As I was standing in the narrow grocery store aisle, trying to locate a coupon on my phone, she turned the corner to the aisle, smiled, and took another route. Her two well-behaved little girls were in the cart, neither of them older than 2 I’d venture, and despite just a quick glance at her, I could tell that she was a bit frazzled. I guess for a mom still in those exhausting years with little ones, it’s pretty easy for me to spot that look.
I didn’t see her again until I took my few items to the express check-out lane, where she was checking out her items in front of me.

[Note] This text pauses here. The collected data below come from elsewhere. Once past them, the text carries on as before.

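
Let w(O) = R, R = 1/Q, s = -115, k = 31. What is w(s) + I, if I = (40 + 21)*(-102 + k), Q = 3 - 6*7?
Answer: -168910/39 ≈ -4331.0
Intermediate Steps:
Q = -39 (Q = 3 - 42 = -39)
R = -1/39 (R = 1/(-39) = -1/39 ≈ -0.025641)
w(O) = -1/39
I = -4331 (I = (40 + 21)*(-102 + 31) = 61*(-71) = -4331)
w(s) + I = -1/39 - 4331 = -168910/39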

As she turned to leave, she noticed that her little girl had been holding onto the garlic and the garlic hadn’t been checked out yet. I heard her quietly tell her little girl that they would have to wait to check out the garlic. By this point the cashier was checking out my groceries. Immediately I said, “Here, let me check it out with my stuff. Don’t worry about it.”
I could see the silent sigh of relief as she thanked me. I smiled and said, “My two are with my mother-in-law right now. I understand.”

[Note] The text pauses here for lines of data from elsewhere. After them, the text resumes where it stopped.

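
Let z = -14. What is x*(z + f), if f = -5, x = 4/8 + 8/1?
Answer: -323/2 ≈ -161.50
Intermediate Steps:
x = 17/2 (x = 4*(⅛) + 8*1 = ½ + 8 = 17/2 ≈ 8.5000)
x*(z + f) = 17*(-14 - 5)/2 = (17/2)*(-19) = -323/2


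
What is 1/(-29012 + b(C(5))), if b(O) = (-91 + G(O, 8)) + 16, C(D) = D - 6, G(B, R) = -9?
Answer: -1/29096 ≈ -3.4369e-5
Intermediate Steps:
C(D) = -6 + D
b(O) = -84 (b(O) = (-91 - 9) + 16 = -100 + 16 = -84)
1/(-29012 + b(C(5))) = 1/(-29012 - 84) = 1/(-29096) = -1/29096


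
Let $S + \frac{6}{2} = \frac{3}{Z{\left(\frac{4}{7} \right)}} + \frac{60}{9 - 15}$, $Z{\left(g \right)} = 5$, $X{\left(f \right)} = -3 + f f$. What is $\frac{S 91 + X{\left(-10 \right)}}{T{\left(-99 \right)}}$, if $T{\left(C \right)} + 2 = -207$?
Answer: $\frac{5157}{1045} \approx 4.9349$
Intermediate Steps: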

I had a friend recently email that she wished she could do more for God. A friend of hers was headed to the foreign mission field and it was hard for her not to compare and think what little she felt she was doing herself.
It’s easy to get into the routines of life and sometimes sit back and wonder, “What am I doing? Anything?” I think it’s good to evaluate whether we’ve gotten too caught up in our mundane tasks and are living for ourselves. That’s an easy rut to slip into.

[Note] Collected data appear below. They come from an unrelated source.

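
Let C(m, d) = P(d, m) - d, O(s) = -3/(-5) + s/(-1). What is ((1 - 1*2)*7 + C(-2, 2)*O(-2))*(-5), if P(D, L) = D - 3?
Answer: 74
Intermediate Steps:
P(D, L) = -3 + D
O(s) = ⅗ - s (O(s) = -3*(-⅕) + s*(-1) = ⅗ - s)
C(m, d) = -3 (C(m, d) = (-3 + d) - d = -3)
((1 - 1*2)*7 + C(-2, 2)*O(-2))*(-5) = ((1 - 1*2)*7 - 3*(⅗ - 1*(-2)))*(-5) = ((1 - 2)*7 - 3*(⅗ + 2))*(-5) = (-1*7 - 3*13/5)*(-5) = (-7 - 39/5)*(-5) = -74/5*(-5) = 74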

But I also think we shortchange ourselves, our gifts, and the work of God when we think our effectiveness is measured by how “big” a task is or how productive our efforts end up being.
Sometimes obedience can look like packing up and going to the foreign mission field. Sometimes it can look like donating to local charity. And sometimes it can look like paying for a head of garlic for a frazzled mom.
We forget that it’s God’s mission to reach those in need of his love and salvation, and we’re simply participants in that mission. We forget that a knowing look, a kind word, a smile, a “how are you REALLY doing?”, or a purchase of garlic is God’s way of telling that person, “I see you when no one else seems to. You matter.”
I may never see that young mom again, but God sees her every day. My hope is simply that she went home praising God and understanding that she is loved.